A Multiscale Environment for Learning by Diffusion
This work addresses the need for scalable and interpretable clustering methods in data analysis, though it appears incremental as it builds on existing diffusion-based techniques.
The authors tackled the problem of identifying multiscale clustering structure in data by introducing the MELD data model and M-LUND algorithm, which efficiently captures and analyzes latent multiscale patterns with theoretical guarantees and computational efficiency.
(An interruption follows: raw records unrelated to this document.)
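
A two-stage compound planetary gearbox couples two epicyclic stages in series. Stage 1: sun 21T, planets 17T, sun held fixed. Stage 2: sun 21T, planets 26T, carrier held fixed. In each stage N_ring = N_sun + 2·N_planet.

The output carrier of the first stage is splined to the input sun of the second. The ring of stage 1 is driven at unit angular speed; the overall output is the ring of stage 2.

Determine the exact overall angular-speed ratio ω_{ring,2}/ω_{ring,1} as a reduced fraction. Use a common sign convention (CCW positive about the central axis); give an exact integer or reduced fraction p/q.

Stage 1: N_ring = 21 + 2·17 = 55
Stage 1: 21(ω_s−ω_c) = −55(ω_r−ω_c),  ω_s=0, ω_r=1
Stage 1: 21(0−ω_c) = −55(1−ω_c)  ⇒  76ω_c = 55  ⇒  ω_c = 55/76
  ⇒ ω_c¹/ω_r¹ = 55/76
Stage 2: N_ring = 21 + 2·26 = 73
Stage 2: 21(ω_s−ω_c) = −73(ω_r−ω_c),  ω_c=0, ω_s=1
Stage 2: ω_r = 0 − (21/73)(1−0) = -21/73
  ⇒ ω_r²/ω_s² = -21/73
Coupling ω_s² = ω_c¹ ⇒ overall = 55/76 × -21/73 = -1155/5548

-1155/5548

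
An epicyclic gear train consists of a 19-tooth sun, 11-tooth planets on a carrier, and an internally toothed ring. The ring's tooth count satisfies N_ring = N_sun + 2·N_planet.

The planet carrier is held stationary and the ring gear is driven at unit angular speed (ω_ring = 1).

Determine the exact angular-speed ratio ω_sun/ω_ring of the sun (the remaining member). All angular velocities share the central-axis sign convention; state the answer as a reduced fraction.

N_ring = 19 + 2·11 = 41
19(ω_s−ω_c) = −41(ω_r−ω_c),  ω_c=0, ω_r=1
ω_s = 0 − (41/19)(1−0) = -41/19
ω_s/ω_r = -41/19

-41/19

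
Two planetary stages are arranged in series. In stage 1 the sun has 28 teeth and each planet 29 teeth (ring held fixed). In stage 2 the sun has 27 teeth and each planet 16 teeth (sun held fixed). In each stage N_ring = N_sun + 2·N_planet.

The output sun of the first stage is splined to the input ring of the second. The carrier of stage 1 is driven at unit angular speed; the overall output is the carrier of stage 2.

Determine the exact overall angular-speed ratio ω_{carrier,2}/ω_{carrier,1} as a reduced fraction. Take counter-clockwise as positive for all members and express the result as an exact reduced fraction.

3363/1204

Stage 1: N_ring = 28 + 2·29 = 86
Stage 1: 28(ω_s−ω_c) = −86(ω_r−ω_c),  ω_r=0, ω_c=1
Stage 1: ω_s = 1 − (86/28)(0−1) = 57/14
  ⇒ ω_s¹/ω_c¹ = 57/14
Stage 2: N_ring = 27 + 2·16 = 59
Stage 2: 27(ω_s−ω_c) = −59(ω_r−ω_c),  ω_s=0, ω_r=1
Stage 2: 27(0−ω_c) = −59(1−ω_c)  ⇒  86ω_c = 59  ⇒  ω_c = 59/86
  ⇒ ω_c²/ω_r² = 59/86
Coupling ω_r² = ω_s¹ ⇒ overall = 57/14 × 59/86 = 3363/1204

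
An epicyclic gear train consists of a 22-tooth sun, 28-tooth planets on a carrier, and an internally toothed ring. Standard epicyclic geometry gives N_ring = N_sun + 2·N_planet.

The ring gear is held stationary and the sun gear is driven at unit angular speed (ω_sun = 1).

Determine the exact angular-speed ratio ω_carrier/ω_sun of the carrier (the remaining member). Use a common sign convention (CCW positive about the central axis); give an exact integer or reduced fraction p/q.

N_ring = 22 + 2·28 = 78
22(ω_s−ω_c) = −78(ω_r−ω_c),  ω_r=0, ω_s=1
22(1−ω_c) = −78(0−ω_c)  ⇒  100ω_c = 22  ⇒  ω_c = 11/50
ω_c/ω_s = 11/50

11/50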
Clustering algorithms partition a dataset into groups of similar points. The clustering problem is very general, and different partitions of the same dataset could be considered correct and useful. To fully understand such data, it must be considered at a variety of scales, ranging from coarse to fine. We introduce the Multiscale Environment for Learning by Diffusion (MELD) data model, which is a family of clusterings parameterized by nonlinear diffusion on the dataset. We show that the MELD data model precisely captures latent multiscale structure in data and facilitates its analysis. To efficiently learn the multiscale structure observed in many real datasets, we introduce the Multiscale Learning by Unsupervised Nonlinear Diffusion (M-LUND) clustering algorithm, which is derived from a diffusion process at a range of temporal scales. We provide theoretical guarantees for the algorithm's performance and establish its computational efficiency. Finally, we show that the M-LUND clustering algorithm detects the latent structure in a range of synthetic and real datasets.